Many moons ago I read a quote from Britney Spears, who mid-career expressed being creeped-out by the adult dads of her fans who brought their children to her concerts. No one picked up on this at the time, but you can sure bet that this is a recurring nightmare and a topic of great emotional distress on her therapist’s couch. More recently, Demi Lovato has taken to the pages of Elle magazine to tell her story post-rehab, and has emerged a provocative ”been there, do me” 19-year-old in boob-baring lingerie, unkempt tousled hair, sultry red lips and heels, and that ”just fucked” look women’s magazines go for these days. The point, you see, is to visually prep us for what’s to come that is, before the tabloid media gets their greasy hands on shots of Demi dressing and acting ”inappropriately” now that she’s been emancipated from childhood stardom a la Miley Cyrus, Lindsay Lohan and Christina Aguilera before her. Gulp.

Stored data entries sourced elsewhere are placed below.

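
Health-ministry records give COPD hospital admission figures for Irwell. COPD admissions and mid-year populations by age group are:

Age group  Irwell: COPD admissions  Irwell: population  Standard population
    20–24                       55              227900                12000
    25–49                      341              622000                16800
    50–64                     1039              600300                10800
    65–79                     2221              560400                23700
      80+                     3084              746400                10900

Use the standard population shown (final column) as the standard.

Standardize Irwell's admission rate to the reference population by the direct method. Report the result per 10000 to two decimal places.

Age-specific rates per 10000 for Irwell: 2.41, 5.48, 17.31, 39.63, 41.32.
Standard total = 74200; weights = 0.1617, 0.2264, 0.1456, 0.3194, 0.1469.
Standardized rate: 0.1617×2.41 + 0.2264×5.48 + 0.1456×17.31 + 0.3194×39.63 + 0.1469×41.32 = 22.8793 per 10000.

22.88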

Finally, as a parent, I fully embrace the notion that having children is my choice, my blessing, my calling, my gift, my responsibility. However you view it, it’s also yours. Children don’t exist in a vacuum. Children don’t make laws, create policy or commit crimes against humanity. Children do not start wars or religious moments or make culture. But when they grow up from childhood to adulthood, they will. Where my responsibility ends is where your responsibility  the adult who does not ”want” children  begins. My child will (hopefully) learn to love, hate, judge and discriminate by virtue of what you, the adult, says and doesn’t say; but virtue of how you, the adult, acts or doesn’t act when my children deign to exist in your environment. Let’s try and co-exist and make the world a better place together, shall we?